Malko rit de bon cœur. Po-yick commençait à s’acclimater, regardait autour d’elle.

— Pourquoi avez-vous deux pièces ? demanda-t-elle. Vous êtes tout seul.

— Une chambre pour te recevoir, dit Malko. Et une chambre pour dormir.

Elle tendit le cou vers la chambre à coucher et rejeta vite la tête en arrière comme si la vue du lit lui avait fait peur. Ses sourcils se froncèrent.

— Mais alors, vous êtes un capitaliste si vous avez tellement d’argent. Ce n’est pas bien.

Elle ne plaisantait pas avec la doctrine, Po-yick. Malko rit de bon cœur et désigna la bouteille de Moët et Chandon. Depuis sa nomination, il en trouvait une chaque matin. Délicate attention.

— Tu as déjà bu du champagne ?

— Du champagne, qu’est-ce que c’est ? Incroyable, mais vrai.

— C’est une sorte de vin, expliqua Malko, mais bien meilleur. On boit cela quand on veut célébrer quelque chose dans mon pays, ou quand on est heureux…

Po-yick regarda la bouteille avec la même méfiance qu’une grenade :

— C’est une boisson capitaliste, avança-t-elle timidement. Je ne sais pas si je peux en boire.

Imperturbable, Malko corrigea :

— Je peux t’assurer que les communistes en boivent aussi. Les Russes en font une grande consommation…

Le regard de Po-yick flamboya :

— Les Russes ne sont pas des communistes, fit-elle durement. Ce sont des reptiles puants et contre-révolutionnaires. Le président Mao l’a dit.

— Mais le président Mao aussi boit du champagne, affirma Malko. J’ai vu des photos…

Po-yick n’était pas très convaincue, mais elle dit d’une petite voix :

— Alors je vais essayer, mais vous me promettez que cela ne me fera pas de mal ?

— Juré.

Il se leva pour ouvrir la bouteille.

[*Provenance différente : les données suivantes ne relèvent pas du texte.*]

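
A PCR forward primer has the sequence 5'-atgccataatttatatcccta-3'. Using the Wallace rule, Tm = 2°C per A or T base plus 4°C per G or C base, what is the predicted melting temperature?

T=8, A=7, C=5, G=1
So N_AT = 15 and N_GC = 6.
Tm = 4·6 + 2·15 = 24 + 30 = 54°C

54°C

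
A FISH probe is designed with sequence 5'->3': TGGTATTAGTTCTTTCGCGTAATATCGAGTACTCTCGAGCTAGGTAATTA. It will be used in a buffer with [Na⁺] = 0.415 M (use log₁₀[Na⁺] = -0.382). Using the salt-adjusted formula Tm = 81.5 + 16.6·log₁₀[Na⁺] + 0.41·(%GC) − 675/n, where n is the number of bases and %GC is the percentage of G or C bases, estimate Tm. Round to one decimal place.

77.2°C

Length n = 50. Base counts: T=19, A=12, C=8, G=11
G+C = 19, so %GC = 19/50 × 100 = 38%
Salt term: 16.6 × (-0.382) = -6.341
GC term: 0.41 × 38 = 15.58; length term: −675/50 = −13.5
Tm = 81.5 + (-6.341) + 15.58 − 13.5 = 77.239 → 77.2°C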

Fascinée, Po-yick le regarda arracher avec précaution le bouchon. Cela fit un petit « plouf » et Po-yick poussa un cri :

— Tu vois, c’est une sorte de bombe, fit Malko pour qu’elle se retrouve en pays connu.

Le liquide moussait dans les deux coupes. Il en tendit une à la Chinoise et leva la sienne :

— À notre amitié !

Elle imita son geste mais ne dit rien. Sans le quitter des yeux elle trempa ses lèvres dans le liquide ambré, et eut une petite quinte de toux.

— Ça pique !

Malko vida sa coupe.

— C’est qu’il est bon. Tu aimes ?

Po-yick hocha la tête :

— C’est bon.

Du coup, elle vida la coupe et se renfonça dans le divan. Elle contemplait Malko d’un œil songeur. Il lui sourit. Adorable Po-yick. Dans quelques années cela ferait une dangereuse fanatique qui défilerait le poing levé dans les rues de Hong-Kong. Elle aurait au moins connu le champagne.

Malko se sentait bien avec elle. Sa fraîcheur contrastait avec la boue dans laquelle il était obligé d’évoluer pour son métier. Même si elle posait des bombes de carton, ce n’était encore qu’une enfant.

Il remplit de nouveau les deux coupes, sans en mettre autant dans celle de la Chinoise. Le champagne commençait à lui faire de l’effet. Elle était moins raide sur le divan et ses yeux étaient humides et tendres. Soudain, elle demanda :

— Quand quittez-vous Hong-Kong ?

— Je ne sais pas. Dans quelques jours, répliqua Malko sans réfléchir.

Il sentit la fillette se raidir. Pour la consoler, il passa son bras autour de ses épaules.